Jeudi 28 mai 2020. Réveil 5h00 au paradis. L’oiseau crie « tu as fini de gémir ? ». Eh bien oui mon ami, répond Brigitte, je suis guérie !

Man arrive tôt à Horlabot ; il est rentré hier soir. Maintenant nous ne ressentons plus son absence comme la perte soudaine d’un appui mais simplement comme celle d’un ami qui nous manque.

Effectivement, la première fois que nous avons appris que Man allait partir comme nous l’avons déjà dit, nous avons un peu appréhendé de nous retrouver seuls avec nos quatre mots de népalais dans une société dont nous ne maîtrisions pas tous les codes. En fait, son absence nous a permis de nous émanciper grâce à tout ce qu’il nous avait appris et à la protection de notre nouvelle famille et de toute la communauté, généreuses, attentives et bienveillantes. Pour tout dire, depuis notre arrivée ici, nous nous sentons vraiment « chez nous » !

Ce matin, comme à chaque retour de Man, nous sommes très heureux de nous retrouver. Il n’y a pas de mots pour exprimer notre bonheur : il se lit sur nos visages. Dehors, assis sur le bidon de kérosène et les deux petits sièges pliants en toile (notre grand confort), nous discutons de divers projets : livres, films, articles et éventuelles rencontres avec des figures de la révolution maoïste.

Histoire du maoïsme au Népal

En préparant notre voyage, une recherche sur les mots clés « Jaljala » et « Rukum » nous avaient permis de dénicher la thèse de Benoît Cailmail intitulée « Le mouvement maoïste au Népal, 1949-2008 : la tentation de la révolution internationale ». Ce travail de recherche est une pépite. Il est sans doute le document le plus complet sur l’histoire politique contemporaine du Népal rédigé par un observateur étranger.

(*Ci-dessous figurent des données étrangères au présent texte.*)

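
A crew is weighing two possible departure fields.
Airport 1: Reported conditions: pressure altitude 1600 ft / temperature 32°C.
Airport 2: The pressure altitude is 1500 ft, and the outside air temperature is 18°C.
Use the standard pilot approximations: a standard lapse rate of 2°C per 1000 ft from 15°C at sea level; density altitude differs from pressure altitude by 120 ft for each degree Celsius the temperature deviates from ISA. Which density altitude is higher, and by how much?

Airport 1: ISA temp = 11.8°C, deviation +20.2°C, DA = 1600 + 120 × 20.2 = 4024 ft.
Airport 2: ISA temp = 12°C, deviation +6°C, DA = 1500 + 120 × 6 = 2220 ft.
Airport 1 is higher by 4024 − 2220 = 1804 ft.

Airport 1 by 1804 ft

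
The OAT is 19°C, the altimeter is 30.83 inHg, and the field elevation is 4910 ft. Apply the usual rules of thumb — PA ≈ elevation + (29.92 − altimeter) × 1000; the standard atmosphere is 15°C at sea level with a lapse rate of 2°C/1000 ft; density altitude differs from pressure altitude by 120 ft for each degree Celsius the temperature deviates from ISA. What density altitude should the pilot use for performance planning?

5440 ft

Pressure altitude = 4910 + (29.92 − 30.83) × 1000 = 4910 + (-910) = 4000 ft.
ISA temperature at 4000 ft = 15 − 2 × (4000/1000) = 7°C.
ISA deviation = 19 − 7 = +12°C.
Density altitude = 4000 + 120 × (12) = 5440 ft.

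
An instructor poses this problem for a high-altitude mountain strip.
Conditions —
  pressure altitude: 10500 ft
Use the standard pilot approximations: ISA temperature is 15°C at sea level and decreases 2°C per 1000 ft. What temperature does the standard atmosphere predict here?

-6°C

ISA temperature = 15 − 2 × (10500/1000) = 15 − 21 = -6°C.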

Cette histoire est jalonnée de personnages emblématiques comme par exemple Mohan Bikram Singh, un des premiers apôtres de la pensée communiste au Népal dans les années 50, Baburam Bhattarai, souvent présenté comme le théoricien de la révolution, ou encore Prachanda, le leader charismatique de la guérilla. Ces trois hommes ont depuis choisi des voies différentes mais sont toujours omniprésents dans la vie politique de leur pays.

Mohan Bikram Singh

En faveur d’une ligne radicale respectant l’idéologie des pères fondateurs du communisme, Mohan Bikram Singh devint rapidement membre du comité central du Parti Communiste Népalais (PCN). Depuis son engagement initial il y a plus de 60 ans, il n’a jamais renoncé à ses convictions profondes qui l’ont conduit en prison puis à mener une vie de clandestinité et d’exil pour échapper à la répression.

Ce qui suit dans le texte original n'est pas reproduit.